641, 643 (8th Cir. 2007). The evidence is not weighed, and no credibility determinations are made. Jenkins v. Winter, 540 F.3d 742, 750 (8th Cir. 2008). III. DISCUSSION A. Judgment on the Pleadings Defendants answered Sirmon’s complaint, engaged in discovery, filed a statement of

undisputed facts, and filed a large number of documents in support of their motion. Given the late stage of the case and the extensive record, it makes more sense to consider the full record and to examine this as a summary judgment motion. See Fed. R. Civ. P. 12(d). B. Motion for Summary Judgment 1. Claims Against Mayor Owyoung

Sirmon is suing Mayor Owyoung in his individual and official capacities. Summary judgment is granted on all of Sirmon’s claims against Mayor Owyoung in his individual capacity for the following reasons: (1) as to her Arkansas Whistle-Blower Act claim, because she has not shown that she reported an actual or suspected violation of law, see Ark. Code 3 Ann. § 21-1-603(a)(1); (2) as to her ACRA and Title VII claims, because those statutes only apply to employers, not individuals, see Moss v. Texarkana Ark. Sch. Dist., 240 F. Supp. 3d 966, 982 (W.D. Ark. 2017); and (3) as to her 42 U.S.C. section 1983 and Ark. Code Ann. §

16-123-105 claims, because the undisputed evidence shows that Mayor Owyoung was not directly responsible for any of the adverse employment actions against her, SOF ¶ 44, and those statutes do not permit vicarious liability claims. Stewart v. Precythe, 91 F.4th 944, 949 (8th Cir. 2024) (respondeat superior and other theories of vicarious liability do not apply in

section 1983 suit); Giron v. City of Alexander, 693 F. Supp. 2d 904, 936, 940 (E.D. Ark. 2010) (same for Ark. Code Ann. § 16-123-105 claims). Sirmon’s claims against Mayor Owyoung in his official capacity are considered claims against the City and are addressed below. See Schaffer v. Beringer, 842 F.3d 585, 596 (8th Cir. 2016) (“A suit against a public official in his official capacity is actually a suit

against the entity for which the official is an agent.”) (citation omitted). 2. Sex Discrimination (Title VII and ACRA) Genuine issues of material fact prevent summary judgment on Sirmon’s sex discrimination claim as to the City hiring Chapman for the receivables position and changing her schedule.
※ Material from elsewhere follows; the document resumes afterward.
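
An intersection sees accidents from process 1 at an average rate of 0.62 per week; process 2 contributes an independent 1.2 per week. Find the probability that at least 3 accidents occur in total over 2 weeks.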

Sirmon may establish her sex discrimination claims under Title VII and ACRA

with direct evidence or, if she does not assert direct evidence of discrimination, using the burden-shifting framework from McDonnell Douglas Corp. v. Green, 411 U.S. 792 (1973). See Bell v. Baptist Health, 60 F.4th 1198, 1203 (8th Cir. 2023) (ACRA and Title VII claims both use McDonnell Douglas framework in absence of direct evidence). Evidence is “direct” 4 if it provides strong proof that an impermissible discriminatory motive was the but-for cause of the adverse employment action. See, e.g., Lors v. Dean, 746 F.3d 857, 865 (8th Cir. 2014). Without direct evidence, Sirmon must establish a prima facie case of discrimination,

at which point the burden shifts to the City to articulate a legitimate, non-discriminatory reason for its actions. Id. at 867. If the City does so, the burden shifts back to Sirmon to present evidence that the City’s proffered reason is pretextual. Id.